0
votes

EDIT:

In going through the source code, I found the following in botbuilder.d.ts. It would seem that in waterfalls you don't need to call endDialog explicitly?

/* You can terminate a waterfall early by either falling through every step of the waterfall using
 * calls to `skip()` or simply not starting another prompt or dialog.
 *
 * __note:__ Waterfalls have a hidden last step which will automatically end the current dialog if
 * if you call a prompt or dialog from the last step. This is useful where you have a deep stack of
 * dialogs and want a call to [session.endDialog()](/en-us/node/builder/chat-reference/classes/_botbuilder_d_.session.html#enddialog)
 * from the last child on the stack to end the entire stack. The close of the last child will trigger
 * all of its parents to move to this hidden step which will cascade the close all the way up the stack.
 * This is typically a desired behavior but if you want to avoid it or stop it somewhere in the
 * middle you'll need to add a step to the end of your waterfall that either does nothing or calls
 * something like [session.send()](/en-us/node/builder/chat-reference/classes/_botbuilder_d_.session.html#send)
 * which isn't going to advance the waterfall forward.
 * @example
 * <pre><code>
 * var bot = new builder.BotConnectorBot();
 * bot.add('/', [
 *     function (session) {
 *         builder.Prompts.text(session, "Hi! What's your name?");
 *     },
 *     function (session, results) {
 *         if (results && results.response) {
 *             // User answered question.
 *             session.send("Hello %s.", results.response);
 *         } else {
 *             // User said never mind.
 *             session.send("OK. Goodbye.");
 *         }
 *     }
 * ]);
 * </code></pre>
 */

I'm learning the MS Bot Framework version 3 -- that's the version they're working with here.
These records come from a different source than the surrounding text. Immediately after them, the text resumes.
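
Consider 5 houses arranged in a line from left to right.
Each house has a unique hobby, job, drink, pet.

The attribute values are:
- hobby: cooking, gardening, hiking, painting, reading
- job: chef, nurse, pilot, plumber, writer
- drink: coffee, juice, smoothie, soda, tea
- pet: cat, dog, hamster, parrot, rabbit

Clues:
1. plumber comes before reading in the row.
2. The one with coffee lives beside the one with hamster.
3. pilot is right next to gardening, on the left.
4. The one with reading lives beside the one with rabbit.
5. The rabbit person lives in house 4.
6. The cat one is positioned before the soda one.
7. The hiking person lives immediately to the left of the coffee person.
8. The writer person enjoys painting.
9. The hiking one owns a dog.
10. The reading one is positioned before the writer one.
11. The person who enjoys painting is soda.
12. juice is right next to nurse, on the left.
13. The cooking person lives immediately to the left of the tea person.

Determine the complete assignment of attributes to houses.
Solution:

House | Hobby | Job | Drink | Pet
---------------------------------
  1   | hiking | plumber | juice | dog
  2   | cooking | nurse | coffee | cat
  3   | reading | pilot | tea | hamster
  4   | gardening | chef | smoothie | rabbit
  5   | painting | writer | soda | parrot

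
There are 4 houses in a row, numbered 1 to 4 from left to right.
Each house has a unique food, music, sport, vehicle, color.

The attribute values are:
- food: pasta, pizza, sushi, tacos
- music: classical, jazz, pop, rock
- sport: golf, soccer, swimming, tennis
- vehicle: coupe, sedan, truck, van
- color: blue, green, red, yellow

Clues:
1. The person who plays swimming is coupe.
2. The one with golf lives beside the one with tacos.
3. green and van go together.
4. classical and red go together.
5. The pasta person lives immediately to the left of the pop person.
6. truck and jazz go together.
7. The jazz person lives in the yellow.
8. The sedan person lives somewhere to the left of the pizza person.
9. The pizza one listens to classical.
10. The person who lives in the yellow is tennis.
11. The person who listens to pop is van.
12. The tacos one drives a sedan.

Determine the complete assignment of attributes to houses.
Solution:

House | Food | Music | Sport | Vehicle | Color
----------------------------------------------
  1   | pasta | jazz | tennis | truck | yellow
  2   | sushi | pop | golf | van | green
  3   | tacos | rock | soccer | sedan | blue
  4   | pizza | classical | swimming | coupe | red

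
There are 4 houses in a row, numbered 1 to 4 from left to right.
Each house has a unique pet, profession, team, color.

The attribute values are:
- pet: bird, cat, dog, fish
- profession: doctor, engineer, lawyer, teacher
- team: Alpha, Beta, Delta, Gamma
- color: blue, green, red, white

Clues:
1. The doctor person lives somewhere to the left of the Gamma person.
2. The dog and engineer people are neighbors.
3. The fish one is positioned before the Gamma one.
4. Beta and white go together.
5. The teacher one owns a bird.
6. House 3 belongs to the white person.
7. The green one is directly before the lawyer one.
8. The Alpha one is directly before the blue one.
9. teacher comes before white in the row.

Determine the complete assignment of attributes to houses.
Solution:

House | Pet | Profession | Team | Color
---------------------------------------
  1   | bird | teacher | Alpha | green
  2   | fish | lawyer | Delta | blue
  3   | dog | doctor | Beta | white
  4   | cat | engineer | Gamma | red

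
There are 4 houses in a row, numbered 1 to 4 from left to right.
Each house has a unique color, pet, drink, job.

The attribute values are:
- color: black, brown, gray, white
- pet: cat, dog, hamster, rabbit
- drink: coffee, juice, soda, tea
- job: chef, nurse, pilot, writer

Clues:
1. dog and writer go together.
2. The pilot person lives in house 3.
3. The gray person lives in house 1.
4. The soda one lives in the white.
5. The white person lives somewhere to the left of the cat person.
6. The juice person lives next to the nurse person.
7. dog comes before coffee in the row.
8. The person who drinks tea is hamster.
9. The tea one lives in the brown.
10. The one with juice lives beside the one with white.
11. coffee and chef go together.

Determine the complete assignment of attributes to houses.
Solution:

House | Color | Pet | Drink | Job
---------------------------------
  1   | gray | dog | juice | writer
  2   | white | rabbit | soda | nurse
  3   | brown | hamster | tea | pilot
  4   | black | cat | coffee | chef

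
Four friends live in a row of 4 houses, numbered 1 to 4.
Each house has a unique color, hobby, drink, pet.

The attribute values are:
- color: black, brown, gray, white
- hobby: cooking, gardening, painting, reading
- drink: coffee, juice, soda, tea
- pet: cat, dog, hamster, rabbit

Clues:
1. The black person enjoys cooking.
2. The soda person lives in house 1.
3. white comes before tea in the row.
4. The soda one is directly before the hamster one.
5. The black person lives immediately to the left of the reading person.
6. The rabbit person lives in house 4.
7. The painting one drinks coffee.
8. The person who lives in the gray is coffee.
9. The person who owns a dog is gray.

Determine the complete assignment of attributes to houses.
Solution:

House | Color | Hobby | Drink | Pet
-----------------------------------
  1   | black | cooking | soda | cat
  2   | white | reading | juice | hamster
  3   | gray | painting | coffee | dog
  4   | brown | gardening | tea | rabbit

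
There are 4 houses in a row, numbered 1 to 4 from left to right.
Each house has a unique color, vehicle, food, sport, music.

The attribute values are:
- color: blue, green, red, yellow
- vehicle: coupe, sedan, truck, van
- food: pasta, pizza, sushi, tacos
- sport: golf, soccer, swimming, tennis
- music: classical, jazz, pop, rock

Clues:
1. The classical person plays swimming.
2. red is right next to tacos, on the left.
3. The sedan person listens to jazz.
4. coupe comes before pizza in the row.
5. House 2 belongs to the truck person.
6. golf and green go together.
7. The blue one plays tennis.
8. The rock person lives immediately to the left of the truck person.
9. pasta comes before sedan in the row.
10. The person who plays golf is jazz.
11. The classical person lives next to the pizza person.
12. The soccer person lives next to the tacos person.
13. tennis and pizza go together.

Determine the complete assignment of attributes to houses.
Solution:

House | Color | Vehicle | Food | Sport | Music
----------------------------------------------
  1   | red | coupe | pasta | soccer | rock
  2   | yellow | truck | tacos | swimming | classical
  3   | blue | van | pizza | tennis | pop
  4   | green | sedan | sushi | golf | jazz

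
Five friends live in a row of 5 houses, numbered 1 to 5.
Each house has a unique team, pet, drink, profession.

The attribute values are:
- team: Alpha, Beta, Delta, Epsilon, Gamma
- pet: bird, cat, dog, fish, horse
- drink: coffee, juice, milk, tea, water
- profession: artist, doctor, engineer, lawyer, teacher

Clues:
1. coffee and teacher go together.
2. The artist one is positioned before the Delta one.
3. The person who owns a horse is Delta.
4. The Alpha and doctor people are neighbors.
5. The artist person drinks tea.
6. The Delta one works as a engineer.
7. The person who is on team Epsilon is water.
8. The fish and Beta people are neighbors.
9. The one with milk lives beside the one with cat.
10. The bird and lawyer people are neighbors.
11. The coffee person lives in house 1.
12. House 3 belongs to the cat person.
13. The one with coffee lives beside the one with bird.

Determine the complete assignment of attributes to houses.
Solution:

House | Team | Pet | Drink | Profession
---------------------------------------
  1   | Alpha | fish | coffee | teacher
  2   | Beta | bird | milk | doctor
  3   | Epsilon | cat | water | lawyer
  4   | Gamma | dog | tea | artist
  5   | Delta | horse | juice | engineer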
I follow the concept of how waterfalls work (https://docs.microsoft.com/en-us/azure/bot-service/nodejs/bot-builder-nodejs-dialog-manage-conversation-flow?view=azure-bot-service-3.0), but one thing I don't understand is what role endDialog plays.

For instance, in the code we are working with, there are a bunch of separate dialogs which all have the form

module.exports = function showTickets() {
    this.bot.dialog('/showAllTickets', [
        async function showAllTicketsFn(session, args, next) {
            this.beginDialog.bind(this, '/showTickets')(session, args, next);
        }.bind(this)
    ]);
};

Basically one dialog loading another (with some other code in between, like setting data in the data store). Nowhere is endDialog called. But in the example from the MS tutorial, every waterfall ends with some form of endDialog (endDialog or endDialogWithResults, etc).

Does every dialog 'opened' with beginDialog automatically 'close' itself when its waterfall is done, that is, when the functions that are passed in the array to bot.dialog are run through? (in the code above, the waterfall is only one step).

When does one need to call endDialog explicitly?

Thanks for any help!

2

2 Answers

1
votes

Hey was wondering this myself and found this from MS

A dialog that is created using a waterfall must be explicitly ended, otherwise the bot will repeat the waterfall indefinitely. You can end a waterfall by using one of the following methods:

session.endDialog: Use this method to end the waterfall if there is no data to return to the calling dialog.

session.endDialogWithResult: Use this method to end the waterfall if there is data to return to the calling dialog. The response argument that is returned can be a JSON object or any JavaScript primitive data type.

Bot Framework Waterfall End Dialog

if you want to end all the dialogs and stop the conversation you can use the endConversationAction trigger with an optional message/object

this.bot.dialog('/showAllTickets', [
    async function showAllTicketsFn(session, args, next) {
        this.beginDialog.bind(this, '/showTickets')(session, args, next);
        session.endConversation();
    }.bind(this)
]);
1
votes

Really, the documentation should say that you should end the dialog, not that you must. Waterfalls will end automatically if you don't call EndDialog explicitly. It's meant to be more of a built-in safety mechanism, to help avoid a user get stuck, forgetting to call enddialog after getting result. But there are cases where it is ok not add an explicit EndDialog call. You can find more in waterfall here.

One valid use case is where a dialog call's a waterfall that simply decides which dialog it wants to branch to. Once its branched to a given dialog there's no reason to add a step which ends after that dialog ends.

But likely, even in that case, it's more efficient to just use ReplaceDialog to replace yourself with the dialog you're branching to.